- Born: 1965 (age 60–61)
- Education: Ondokuz Mayıs University (B.A) Indiana University (M.A) Hacettepe University (PhD)
- Occupation: Academic

= Metin Boşnak =

Turkish academic (born 1965)

Metin Boşnak (born 1965) is a Turkish professor of Bosniak origin. His academic publications include contributions to the fields of American culture and literature and comparative literature and cinematography.
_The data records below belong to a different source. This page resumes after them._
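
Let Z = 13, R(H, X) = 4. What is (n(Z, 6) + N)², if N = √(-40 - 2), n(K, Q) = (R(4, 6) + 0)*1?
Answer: (4 + I*√42)² ≈ -26.0 + 51.846*I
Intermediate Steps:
n(K, Q) = 4 (n(K, Q) = (4 + 0)*1 = 4*1 = 4)
N = I*√42 (N = √(-42) = I*√42 ≈ 6.4807*I)
(n(Z, 6) + N)² = (4 + I*√42)²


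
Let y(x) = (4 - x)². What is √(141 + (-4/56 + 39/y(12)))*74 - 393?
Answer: -393 + 37*√443863/28 ≈ 487.38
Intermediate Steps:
√(141 + (-4/56 + 39/y(12)))*74 - 393 = √(141 + (-4/56 + 39/((-4 + 12)²)))*74 - 393 = √(141 + (-4*1/56 + 39/(8²)))*74 - 393 = √(141 + (-1/14 + 39/64))*74 - 393 = √(141 + 241/448)*74 - 393 = √(63409/448)*74 - 393 = (√443863/56)*74 - 393 = 37*√443863/28 - 393 = -393 + 37*√443863/28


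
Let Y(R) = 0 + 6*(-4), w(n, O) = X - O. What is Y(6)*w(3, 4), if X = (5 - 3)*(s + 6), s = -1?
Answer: -144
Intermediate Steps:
X = 10 (X = (5 - 3)*(-1 + 6) = 2*5 = 10)
w(n, O) = 10 - O
Y(R) = -24 (Y(R) = 0 - 24 = -24)
Y(6)*w(3, 4) = -24*(10 - 1*4) = -24*(10 - 4) = -24*6 = -144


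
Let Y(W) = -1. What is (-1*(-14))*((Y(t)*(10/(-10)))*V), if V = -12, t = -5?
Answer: -168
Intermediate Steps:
(-1*(-14))*((Y(t)*(10/(-10)))*V) = (-1*(-14))*(-10/(-10)*(-12)) = 14*(-10*(-1)/10*(-12)) = 14*(-1*(-1)*(-12)) = 14*(1*(-12)) = 14*(-12) = -168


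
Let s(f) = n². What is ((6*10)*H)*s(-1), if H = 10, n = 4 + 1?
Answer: 15000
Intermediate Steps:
n = 5
s(f) = 25 (s(f) = 5² = 25)
((6*10)*H)*s(-1) = ((6*10)*10)*25 = (60*10)*25 = 600*25 = 15000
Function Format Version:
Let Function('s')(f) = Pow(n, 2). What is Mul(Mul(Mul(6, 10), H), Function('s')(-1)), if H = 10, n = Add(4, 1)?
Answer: 15000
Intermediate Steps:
n = 5
Function('s')(f) = 25 (Function('s')(f) = Pow(5, 2) = 25)
Mul(Mul(Mul(6, 10), H), Function('s')(-1)) = Mul(Mul(Mul(6, 10), 10), 25) = Mul(Mul(60, 10), 25) = Mul(600, 25) = 15000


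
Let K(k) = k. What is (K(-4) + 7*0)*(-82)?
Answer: 328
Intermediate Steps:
(K(-4) + 7*0)*(-82) = (-4 + 7*0)*(-82) = (-4 + 0)*(-82) = -4*(-82) = 328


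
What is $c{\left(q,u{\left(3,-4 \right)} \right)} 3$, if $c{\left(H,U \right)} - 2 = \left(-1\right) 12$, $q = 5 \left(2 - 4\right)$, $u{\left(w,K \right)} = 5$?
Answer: $-30$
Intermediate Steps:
$q = -10$ ($q = 5 \left(-2\right) = -10$)
$c{\left(H,U \right)} = -10$ ($c{\left(H,U \right)} = 2 - 12 = -10$)
$c{\left(q,u{\left(3,-4 \right)} \right)} 3 = \left(-10\right) 3 = -30$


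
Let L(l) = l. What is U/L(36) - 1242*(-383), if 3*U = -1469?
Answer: 51372619/108 ≈ 4.7567e+5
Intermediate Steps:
U = -1469/3 (U = (⅓)*(-1469) = -1469/3 ≈ -489.67)
U/L(36) - 1242*(-383) = -1469/3/36 - 1242*(-383) = -1469/3*1/36 + 475686 = -1469/108 + 475686 = 51372619/108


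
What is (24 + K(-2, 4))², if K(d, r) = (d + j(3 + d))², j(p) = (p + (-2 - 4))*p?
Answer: 5329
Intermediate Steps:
j(p) = p*(-6 + p) (j(p) = (p - 6)*p = (-6 + p)*p = p*(-6 + p))
K(d, r) = (d + (-3 + d)*(3 + d))² (K(d, r) = (d + (3 + d)*(-6 + (3 + d)))² = (d + (3 + d)*(-3 + d))² = (d + (-3 + d)*(3 + d))²)
(24 + K(-2, 4))² = (24 + (-9 - 2 + (-2)²)²)² = (24 + (-9 - 2 + 4)²)² = (24 + (-7)²)² = (24 + 49)² = 73² = 5329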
Metin Boşnak has a BA in TEFL from College of Education, Ondokuz Mayıs University, Samsun, Turkey. As a Fulbright scholar, he completed his M.A. in Comparative Literature at Indiana University, Bloomington, Indiana, in 1990. On return to Turkey, he pursued a PhD in American studies at Hacettepe University, Ankara, which was completed in 1996. Dr. Boşnak published a collection of poetry in English and Turkish in 1987, Behind My Shadow. Since then he has been publishing scholarly articles on various aspects of Comparative Literature and American Studies. He presented numerous papers at home and abroad, co-edited two academic periodicals: Kızılırmak (1992), and Academia (1995). Dr. Boşnak set up, and has chaired the Department of American Studies at Fatih University (September 2000 – August 2007). Earlier he set up and chaired the Department of English Language and Literature at Fatih University (September 1997 – January 2006). He also chaired the Department of Foreign Languages at Fatih University (February 1998 – July 1999). As a visiting professor, he taught in English Department, St. Louis Community College (STLCC-Meramec Campus), Missouri (Fall 2007 – Spring 2008). Upon returning home, he taught in the English Department, Girne American University (2008–2009). Boşnak taught at Saint Louis Community College in 2009–2010. He has professional affiliations with MLA, ACLA, ICLA, ASA and MCCA. Currently, he teaches in the English Department of Istanbul Sabahattin Zaim University after seven years of work at the International University of Sarajevo, Bosnia and Herzegovina. He is the author of a collection of poetry, Behind My Shadow (1987)(Gölgemin Arkasında), McDevlet, McDarbeler (2017), McStates, Democracy, McCoups (2021), Archetypal and Feminist Approaches to American Literature (2021), T.S. Eliot’s Poetics of Politics (2021) and Poetics of Love (Aşkın Poetikası) (2021).